Business / Economy

BOJ chief expresses confidence in China's economy

(Xinhua) Updated: 2016-09-05 16:21

TOKYO - Bank of Japan (BOJ) Governor Haruhiko Kuroda said on Monday that the Chinese economy will keep growing steadily due to the positive measures taken by the government, while signaling his readiness to implement existing or yet-to-be-crafted measures to expand its monetary policy here in the face of growing market concerns.

The BOJ chief made the remarks here in Tokyo after delivering a speech regarding the expansion of the central bank's already massive stimulus program, amid mounting market concerns that the bank's monetary arsenal may be running out of ammunition.

On the Chinese economy, however, Kuroda said that for his and the bank's part, there was no sense of pessimism regarding the world's second-largest economy, and, unlike Japan's own economic situation, China's economy facing similar stagnation was highly unlikely.

He attributed China's economic growth and continued success to positive measures taken by the government to comprehensively increase domestic personal consumption and fixed asset investment, in a way that was simultaneously stable and sustainable.

Conversely, Japan's own economy essentially stalled in the April-June quarter, as the government's "Abenomics" economic policy mix failing to reverse the yen's appreciation, coupled with slumping exports, falling corporate investment and consumer spending, saw negligible growth in the quarter which largely missed economists' expectations.

The second quarter growth of Japan's economy came in less than median forecasts for between a 0.4 and a 0.7 percent expansion in the recording period, logging an annualized 0.2 percent in real terms, with the minimal growth coming on the heels of a revised 2 percent growth logged in the January-March quarter.

The weak figures have highlighted the issues the government here, under Prime Minister Shinzo Abe, is having in actualizing economic policies to reverse two decades of deflation and reinvigorate corporate and private spending, against a backdrop of a persistently strong yen, which continues to hamper the nation's key export sector, as prior and recent stimulus efforts have been ineffectual.

Pressure, thus, has been mounting on the BOJ to further expand its monetary policy and underpin the economy and market analysts widely believe that further measures will be unveiled by the central bank following its next policy meeting towards the end of this month.

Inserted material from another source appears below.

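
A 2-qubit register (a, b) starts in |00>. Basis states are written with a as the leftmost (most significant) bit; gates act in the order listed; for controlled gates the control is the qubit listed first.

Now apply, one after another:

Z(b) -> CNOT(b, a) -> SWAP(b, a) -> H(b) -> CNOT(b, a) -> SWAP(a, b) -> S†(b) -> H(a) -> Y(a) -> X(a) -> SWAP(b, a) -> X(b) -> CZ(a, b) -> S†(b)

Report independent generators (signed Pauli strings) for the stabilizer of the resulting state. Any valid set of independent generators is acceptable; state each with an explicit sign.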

Underscoring the fact that the BOJ will definitely not withdraw its current easing measures, Kuroda intimated Monday that the bank's decision to plunge its interest rate into negative territory may have impacted domestic banks' lending scope and dashed local and global sentiment towards the banking sector here, and suggested that other policy maneuvers remained on the table, although said there also remained ample room to deepen negative rates.

Not ruling out the costs of further easing, he added that the bank, if necessary, stood poised to take further drastic measures and has a range of policy options available to deploy to deal with any possible economic contingencies.

With the bank's lofty 2 percent inflation target remaining elusive and in light of the yen's persistent firmness ensuring exports remain pressured, and corporate profits not being translated into increased wages pummeling consumer and household spending as the nation tightens its purse strings, market analysts here believe the bank will likely further lower its rates, or increase its quantitative easing program this month, in bid to underpin Japan's moribund economy.